The trouble with wheels..

I’m going to try and write this blog as positively as I can possibly muster, but it is about an issue that I have lived with since my teenage years and now annoyingly into my Adult Life.. I’m talking about singledom.

See the thing is, I’ve never been in what I can call a relationship with a member of the opposite sex, I’ve been close to them but they have ended up being rather one sided than the other, or if anyone has ever showed any interest in me, it’s been over before it’s began and never really warranted a mention to anyone, really.

So why is my love life so ridiculously pathetic? I’m not the ugliest kid in town, I take care of my appearance, I’m a good laugh and a great friend, apparently, there’s alot of affection inside me.. but none of it matters, because of one thing that will never change. My Wheelchair.

I’ve said before that sexy and disability go together like oil and water, I am more likely to be seen as a ‘good old dependable friend’ rather than the object of a Man’s desire. I see dating as a hurdle race for me, and I’m no Sally Gunnel of Love it seems.

Going out ‘on the pull’ never works, guys don’t seem to notice me, if I’m out with my able bodied girl friends I don’t stand a chance, sometimes you see the fear in the eyes of guys who are stuck talking to ‘the one in the wheelchair’ when they’d much rather be talking to the gorgeous girl to my left, for in fact anyone other than Me.

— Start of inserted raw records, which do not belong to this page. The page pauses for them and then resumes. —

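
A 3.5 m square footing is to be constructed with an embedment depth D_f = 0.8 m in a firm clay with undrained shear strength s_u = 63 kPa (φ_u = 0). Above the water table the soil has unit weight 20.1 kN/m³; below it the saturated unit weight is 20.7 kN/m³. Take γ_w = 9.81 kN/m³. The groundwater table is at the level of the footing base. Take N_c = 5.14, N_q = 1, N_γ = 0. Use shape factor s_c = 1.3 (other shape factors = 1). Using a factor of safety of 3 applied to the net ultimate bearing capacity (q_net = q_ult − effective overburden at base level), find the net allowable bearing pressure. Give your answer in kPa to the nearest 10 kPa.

Effective surcharge at the founding depth q = γ·D_f = 20.1 × 0.8 = 16.08 kPa.
q_ult = c·N_c·s_c + q·N_q
     = 63 × 5.14 × 1.3 + 16.08 × 1
     = 420.97 + 16.08 = 437.05 kPa.
Net ultimate: q_net = 437.05 − 16.08 = 420.97 kPa.
q_all(net) = 420.97 / 3 = 140.32 kPa.

q_all(net) ≈ 140 kPa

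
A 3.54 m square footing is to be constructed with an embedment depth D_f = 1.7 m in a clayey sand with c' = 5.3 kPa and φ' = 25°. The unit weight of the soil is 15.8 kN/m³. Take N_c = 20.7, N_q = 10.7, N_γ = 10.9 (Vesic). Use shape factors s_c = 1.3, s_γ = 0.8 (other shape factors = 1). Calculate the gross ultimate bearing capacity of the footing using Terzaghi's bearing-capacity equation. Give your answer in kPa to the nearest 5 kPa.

q = γ·D_f = 15.8 × 1.7 = 26.86 kPa.
c·N_c·s_c = 5.3 × 20.7 × 1.3 = 142.62 kPa
q·N_q = 26.86 × 10.7 = 287.4 kPa
0.5·γ·B·N_γ·s_γ = 0.5 × 15.8 × 3.54 × 10.9 × 0.8 = 243.86 kPa
q_ult = 142.62 + 287.4 + 243.86 = 673.89 kPa.

q_ult ≈ 675 kPa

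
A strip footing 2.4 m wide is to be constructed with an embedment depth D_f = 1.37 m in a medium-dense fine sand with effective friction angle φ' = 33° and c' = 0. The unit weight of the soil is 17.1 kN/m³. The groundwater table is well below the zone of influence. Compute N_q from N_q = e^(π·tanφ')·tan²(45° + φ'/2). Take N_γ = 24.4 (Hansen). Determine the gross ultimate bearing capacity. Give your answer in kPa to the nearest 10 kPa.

tan33° = 0.6494, so N_q = e^(π×0.6494)·tan²(61.5°) = 7.692 × 3.392 = 26.09.
q = γ·D_f = 17.1 × 1.37 = 23.427 kPa.
q·N_q = 23.427 × 26.092 = 611.26 kPa
0.5·γ·B·N_γ = 0.5 × 17.1 × 2.4 × 24.4 = 500.69 kPa
q_ult = 611.26 + 500.69 = 1111.9 kPa.

q_ult ≈ 1110 kPa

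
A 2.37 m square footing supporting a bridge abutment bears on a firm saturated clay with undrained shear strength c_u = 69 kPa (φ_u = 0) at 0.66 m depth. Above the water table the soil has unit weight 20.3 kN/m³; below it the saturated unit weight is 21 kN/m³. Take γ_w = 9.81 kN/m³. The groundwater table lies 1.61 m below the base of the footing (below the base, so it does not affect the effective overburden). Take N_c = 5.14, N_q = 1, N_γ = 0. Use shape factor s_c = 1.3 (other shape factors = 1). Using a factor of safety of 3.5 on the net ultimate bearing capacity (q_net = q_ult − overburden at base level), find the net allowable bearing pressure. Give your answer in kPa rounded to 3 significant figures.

Effective surcharge at the founding depth q = γ·D_f = 20.3 × 0.66 = 13.398 kPa.
q_ult = c·N_c·s_c + q·N_q
     = 69 × 5.14 × 1.3 + 13.398 × 1
     = 461.06 + 13.398 = 474.46 kPa.
q_net = 474.46 − 13.398 = 461.06 kPa.
q_all(net) = 461.06 / 3.5 = 131.73 kPa.

q_all(net) ≈ 132 kPa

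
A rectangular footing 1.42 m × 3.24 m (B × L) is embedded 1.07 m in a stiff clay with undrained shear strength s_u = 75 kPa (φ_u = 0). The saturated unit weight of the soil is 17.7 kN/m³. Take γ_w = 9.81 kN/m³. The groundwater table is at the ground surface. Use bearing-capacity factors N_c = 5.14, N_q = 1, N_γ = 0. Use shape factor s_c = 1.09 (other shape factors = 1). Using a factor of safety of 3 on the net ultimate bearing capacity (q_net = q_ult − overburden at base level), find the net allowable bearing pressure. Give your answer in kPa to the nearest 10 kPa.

q_all(net) ≈ 140 kPa

γ' = 17.7 − 9.81 = 7.89 kN/m³ (submerged throughout). q = 7.89 × 1.07 = 8.4423 kPa.
c·N_c·s_c = 75 × 5.14 × 1.09 = 420.2 kPa
q·N_q = 8.4423 × 1 = 8.4423 kPa
q_ult = 420.2 + 8.4423 = 428.64 kPa.
q_net = 428.64 − 8.4423 = 420.2 kPa.
q_all(net) = 420.2 / 3 = 140.07 kPa.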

So I tried online dating, with both tacks as a socail experiment, for a couple of months I mentioned on the profile I was ‘withip h wheels’ and made the issue sound like not a big deal, which to me, it isn’t. I remain upbeat and positive, honesty is the beset policy after all. and then I tried not mentioning my shit legs on my profile, with the full intention of telling a prospective mate about my chair when the time came, I started to think that maybe if they got to know Me before they found out I was disabled they’d realize what I’ve always known, I’m not defined by my wheels.

The second tack has worked slightly better than the first, at least it leads to open conversations about the wheelchair an why I’m in it, but these conversations fizzle out eventually, the flirting stops and I’m left hanging mid conversation. It’s not like I’d don’t try and put myself out there. I do it’s just I haven’t had much luck.

I’m not saying that the single life is a constant source of trouble in my life, I often feel I’m glad to be single, when my Mates are in full throngs of love problems but every so often around a birthdays, and particularly at Christmas I get a weird feeling of loneliness and frustration, and not the kind of loneliness that can be filled by friends popping over or family being around you that can fix it.

It’s quite hard to describe the feeling that while you are living a full and enriched life in so many ways yo know that your missing out on not only the closeness that comes with the other half but I’m missing out on a big thing not having a relationship. Somedays it doesn’t feel fair. Or like it will ever happen

They stop looking and you’ll find it, but it my case, if I stop looking I fear nobody will discover me, I know I have alot to offer someone, somewhere over recent years, I’ve learnt to love who I am and not to feel ashamed. There’s no changing my disability and if someone doesn’t like that, well I can’t say anything that will change your mind.

I’ll keep going, it’ll happen. Just not anytime soon.
When it does I know it’ll be worth it.. Right?